Как Катерина в «Грозе» полюбила Бориса, по выражению Добролюбова, на «безлюдье», так и Наде дано полюбить пустого, изнеженного, целиком зависящего от матери сына Уланбековой Леонида. В чарующую весеннюю ночь едет Надя с Леонидом на остров. «Она ничего не боится — она перестала бояться с той минуты, как ее основа, ее земля расшаталась под ее ногами» (с. 323). Сначала в общении с Леонидом ей несколько мешают повадки горничной: когда он целует ей руку, она поспешно отдергивает ее и предлагает полуробко, полуотчаянно поцеловать ее самое. Но тут же страстная, независимая натура берет верх, Надя отдается «грезам своей, можно сказать, беспредметной любви». Теперь в любви — ее самоутверждение, ее самоосуществление.

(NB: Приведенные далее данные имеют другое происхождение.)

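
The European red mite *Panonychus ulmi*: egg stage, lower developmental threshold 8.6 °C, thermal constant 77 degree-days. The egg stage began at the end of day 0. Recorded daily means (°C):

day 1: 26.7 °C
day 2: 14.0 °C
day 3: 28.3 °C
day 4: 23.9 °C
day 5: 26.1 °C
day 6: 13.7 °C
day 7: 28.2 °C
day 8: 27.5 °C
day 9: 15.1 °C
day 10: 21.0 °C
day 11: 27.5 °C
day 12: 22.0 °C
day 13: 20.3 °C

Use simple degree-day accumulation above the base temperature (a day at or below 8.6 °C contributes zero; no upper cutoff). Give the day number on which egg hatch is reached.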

Она почти не слушает Леонида, а впадает «в мечтательно-нервное забытье», 131 и «не его она любит, а свое молодое чувство, свою жажду жизни любит, ночь весеннюю с соловьиными раскатами любит» (с. 324).

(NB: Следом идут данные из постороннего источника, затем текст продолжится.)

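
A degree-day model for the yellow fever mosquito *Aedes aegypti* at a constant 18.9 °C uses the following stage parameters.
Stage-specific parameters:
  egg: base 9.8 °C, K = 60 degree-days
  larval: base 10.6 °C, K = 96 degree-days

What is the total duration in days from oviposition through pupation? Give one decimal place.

18.2 days

egg: 60 / (18.9 − 9.8) = 60 / 9.1 = 6.593 d.
larval: 96 / (18.9 − 10.6) = 96 / 8.3 = 11.566 d.
Sum = 18.160 ≈ 18.2 days.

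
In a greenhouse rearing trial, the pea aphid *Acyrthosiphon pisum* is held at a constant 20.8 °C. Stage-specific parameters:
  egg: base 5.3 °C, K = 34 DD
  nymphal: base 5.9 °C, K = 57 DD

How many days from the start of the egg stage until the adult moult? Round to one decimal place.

6.0 days

egg: 34 / (20.8 − 5.3) = 34 / 15.5 = 2.194 d.
nymphal: 57 / (20.8 − 5.9) = 57 / 14.9 = 3.826 d.
Sum = 6.019 ≈ 6.0 days.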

Сцену свидания с Леонидом, «полную чудной, поэтической прелести» (Добролюбов), Владимирова проводила так, что даже Григорьев считал, что здесь бессильно его перо: «Однако не расскажешь того сияния молодых грез, которое озаряет идеально ее физиономию в сцене свидания в саду, — да тех глубоких, душевных звуков, которые даны ей для выражения ли страсти до самозабвения, для выражения ли горя безвыходного» (с. 326).

Уланбекова, рассердившись на любимца-лакея, вымещала свой гнев на Наде и окончательно утверждалась в своем решении о ее замужестве. Может быть, если бы Леонид попросил Гришу повиниться перед барыней, то та сменила бы гнев на милость. Но для Леонида на первом плане стояла собственная «гордость», собственное нежелание унизиться перед слугой. Поняв это, Надя почувствовала, что судьба ее решена. Вот такую-то Надю мы и видим на рисунке Иевлева: глаза ее смотрят прямо, как будто пристально, но одновременно ничего не видя. Ее плечи чуть опущены, углубленность в себя выдает полное опустошение души. «Речи Нади лихорадочно сухи и отрывисты», — описывал Григорьев ее поведение в финале: ей не от кого ждать помощи, не на что надеяться. Лишь изредка «сухой жар лихорадки… сменяется у бедной женщины слезами и рыданиями» (с. 325). А когда Леонид с радостью соглашается на свой отъезд, для нее уже все совсем кончено: «Утопится ли она, будет ли жить с Неглигентовым, это — чистый факт. Душа ее сгорела разом!» (с. 326).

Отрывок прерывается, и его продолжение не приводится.